Installation im neuen Gebäude der Vokshochschule
Im Rahmen von "Senf dazu!" im ehemaligen Hengstenberg-Hochhaus
08.10.2011 bis 23.10.2011
Eigenartige schwarze Kästen mit der Aufschrift „Umverteiler“ befinden sich an der Stirnseite des Flurs im 1 OG des Hengstenberg-Hochhauses. Es sind darauf Stromkreise eingezeichnet mit Zuordnungen für „Kraft“ und „Licht“, nach straßenseits oder hofseits, etc. Offenbar wurde früher an dieser Stelle Licht und Kraft verteilt, Senf gepumpt, Energie für die Produktion weitergeleitet. Bei Umbau und Renovierung wurde dieses „Herz“ dieses Hauses bewusst vor der Zerstörung geschützt und das ganze Stockwerk mit einem blutroten Bodenbelag versehen.
Im Alten Ägypten (und nicht nur dort) galt das Herz als Sitz des Bewusstseins und Gefäß der Intelligenz. Daher wurden bei den Mumien die Herzen nicht aus den Körpern entfernt. In Wendungen wie „to learn by heart“ oder „apprendre par coeur“ spiegelt sich noch immer der Zusammenhang zwischen dem bewussten Lernen und dem Herzorgan, „ricordari“ im Gegensatz zum rein im Gedächtnis stattfindenden „meminisse“.
Die Bedeutung des Herzens als ein mit dem Denken und Verstehen korrespondierendes Zentrum ist weltweit zu belegen. Darüber hinaus wurde und wird bei vielen europäischen und außereuropäischen Völkern das Herz als personale Mitte, Quelle des menschlichen Daseins und Sitz der Seele gesehen.

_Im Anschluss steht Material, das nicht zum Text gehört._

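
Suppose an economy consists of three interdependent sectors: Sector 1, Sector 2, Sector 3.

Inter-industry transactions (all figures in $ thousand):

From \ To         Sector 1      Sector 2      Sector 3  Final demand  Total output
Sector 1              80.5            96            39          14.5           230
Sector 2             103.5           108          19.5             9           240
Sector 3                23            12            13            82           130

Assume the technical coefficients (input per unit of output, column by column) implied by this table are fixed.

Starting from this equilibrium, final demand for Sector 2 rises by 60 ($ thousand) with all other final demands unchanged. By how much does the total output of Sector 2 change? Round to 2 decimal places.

Technical coefficients a_ij = z_ij / X_j:
  a_11 = 80.5/230 = 0.35, a_21 = 103.5/230 = 0.45, a_31 = 23/230 = 0.10
  a_12 = 96/240 = 0.40, a_22 = 108/240 = 0.45, a_32 = 12/240 = 0.05
  a_13 = 39/130 = 0.30, a_23 = 19.5/130 = 0.15, a_33 = 13/130 = 0.10
I − A =
  [   0.65    -0.40    -0.30]
  [  -0.45     0.55    -0.15]
  [  -0.10    -0.05     0.90]
Cofactors of I−A, C_ij = (−1)^(i+j)·(minor ij) (rows/columns in the sector order above):
  C_11 = (0.55)(0.90) − (-0.15)(-0.05) = 0.4875
  C_12 = −[(-0.45)(0.90) − (-0.15)(-0.10)] = 0.4200
  C_13 = (-0.45)(-0.05) − (0.55)(-0.10) = 0.0775
  C_21 = −[(-0.40)(0.90) − (-0.30)(-0.05)] = 0.3750
  C_22 = (0.65)(0.90) − (-0.30)(-0.10) = 0.5550
  C_23 = −[(0.65)(-0.05) − (-0.40)(-0.10)] = 0.0725
  C_31 = (-0.40)(-0.15) − (-0.30)(0.55) = 0.2250
  C_32 = −[(0.65)(-0.15) − (-0.30)(-0.45)] = 0.2325
  C_33 = (0.65)(0.55) − (-0.40)(-0.45) = 0.1775
det(I−A) = Σ_j (I−A)_1j·C_1j = (0.65)(0.4875) + (-0.40)(0.4200) + (-0.30)(0.0775) = 0.125625
adj(I−A) = Cᵀ =
  [ 0.4875   0.3750   0.2250]
  [ 0.4200   0.5550   0.2325]
  [ 0.0775   0.0725   0.1775]
(I − A)⁻¹ = adj(I−A) / det(I−A) ≈
  [   3.8806     2.9851     1.7910]
  [   3.3433     4.4179     1.8507]
  [   0.6169     0.5771     1.4129]
Δx = (I − A)⁻¹ Δd with Δd having +60 in the Sector 2 component and 0 elsewhere.
So Δx_2 = L_22 · (+60), where L_22 = adj(I−A)_22 / det(I−A) = 0.5550 / 0.125625.
Δx_2 = 0.5550 × (+60) / 0.125625 = 33.30 / 0.125625 ≈ 265.07.

Δx_2 = 265.07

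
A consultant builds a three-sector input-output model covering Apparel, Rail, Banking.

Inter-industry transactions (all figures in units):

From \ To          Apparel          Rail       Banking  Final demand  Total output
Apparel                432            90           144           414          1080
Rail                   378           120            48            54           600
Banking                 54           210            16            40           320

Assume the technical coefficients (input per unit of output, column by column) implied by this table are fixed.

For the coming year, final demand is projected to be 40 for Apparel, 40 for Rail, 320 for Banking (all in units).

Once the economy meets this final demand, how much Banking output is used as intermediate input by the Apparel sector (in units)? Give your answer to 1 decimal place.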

Das Herz bildete in körperlicher, seelischer und geistiger Hinsicht eine Einheit und war Sitz der Gefühle, des Willens, des Gedächtnisses, des Denkens, der Weisheit und der göttlichen Liebe. Idealerweise sollte das Herz sowohl „lebendig“ bzw. „wach“, als auch „auf seinem Platz“ sein. Um dies zu gewährleisten, sollte das Herz stimuliert, aufgeweckt, belebt und gefestigt werden.
Mit ihrer Installation Herzfeld – UVT spürt Regine Schaupp diesem besonderen Ort und seiner Funktion in Vergangenheit und Gegenwart nach und bringt das zuvor stillgelegte „Herz“ im neuen Umfeld und Bezug wieder zum Schlagen.